I received a letter from Actors’ Equity Association that scared me to death, especially in light of the subject matter of The Jazz Messenger.

Dear Mr. Daniels:
This letter is to formally notify you that you that as of July 11, 2007, you have been placed on Conflict of Interest status as a result of becoming a producer as per the attached copy of Article VI of the Actors’ Equity Association Constitution and By- Laws…prohibits participation…a condemnation…free speech…democratic community…asterisks on it as identification for this status…Conflict of Interest list.

Imagine my outrage when I read in the letter that as a producer my rights as an actor have been “temporarily” stripped and that I must wear the dreaded * visible on the outer lapel of my producer’s suit at all times. I’m not to attend union meetings. And I’m on a list too! Did this mean that I had to close the show, because I was producing and acting? Did I have to hide my identity as an actor when out in public? What about the money I put up? Where do I hide the residuals I’ve made as an extra until the show is over?

Well, I called immediately to find out. I was told that actors always freak out when they receive this letter. I don’t blame them. However, much to my surprise, the status is there to protect actors from their employers when attending union meetings, for fear of being fired for speaking their mind. The duration of this status is for one year. So, I promise not to go to any union meetings for a period one year after my producer status has ended.

I’m glad that’s all sorted. Now back to my lines.

Act I, scene VI

Terry: How did you get here M. le Père?

Le Père: I’m being transferred to a prison. But I believe the Gestapo doesn’t want me influencing the other prisoners with spiritual resistance and guidance.

The Jazz Messenger Journal Entry
7-14-07 - Bastille Day

I was getting my lines under my belt at about 1:30pm and was getting hungry. So I stopped at the end of the scene.

Scene 5
Terry: Haven’t you ever just wanted to let loose, let the music take over every muscle in your body? Man just let Go!
Köhn: I wouldn’t play that music anywhere near a German officer’s funeral. So don’t pound any beats on the floor unless you wish to be pounded as well.

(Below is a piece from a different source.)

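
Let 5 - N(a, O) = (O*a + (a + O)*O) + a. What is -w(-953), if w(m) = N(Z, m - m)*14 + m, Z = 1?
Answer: 897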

I left to get my usual two slices with pepperoni and a Seagram’s ginger ale in a plastic bottle up the street at Pizza Park. On my way back, I saw the light was green and I started to walk across the street. Three steps off the curb the silver hood of a car came into my vision. The car was making a left turn onto 1st Avenue and hit me in the crosswalk. It screeched to a halt hitting my hand and the ginger ale in my right hand, which smashed into my leg. I then saw the guy who hit me. “Sorry man, I didn’t see you. Are you alright?” He was a young guy with a baseball cap on in a 4-door silver sedan. I was dazed for a few seconds as I spun around in place. I didn’t answer at first. Then I did this kind of split second internal body assessment and then said, “Yes.” He then asked again, “Are you alright?” Again, I said, “Yes.” There was no damage to me or my right hand. He told me to go ahead and cross in front of him. I looked at his car to see if there was a dent. There was none. I told him to go. He said, “No you go first.” I said no. He asked if I was alright one more time. I said yes, but I had turned to go back up onto the curb by this time. No one around me said anything, not a word. No one except the driver asked if I was ok. He drove away slowly, as if he wasn’t sure he should leave. I stayed on the curb until the light changed once then twice then a third time. I still had the ginger ale in my hand. It acted like an airbag against my leg, but didn’t explode. The pizza box was still in my left hand: didn’t want to drop that. I crossed the street and went home. I ate my pizza in silence, while watching the last 20 minutes of a Celtics vs. AC Milan soccer match being rerun on TV. After I ate, I jumped up and down and shook myself off. I started on my lines again.

Scene 6
Le Père: Are you alright?
Terry: Oh, I’m just fine, thanks. Who are you?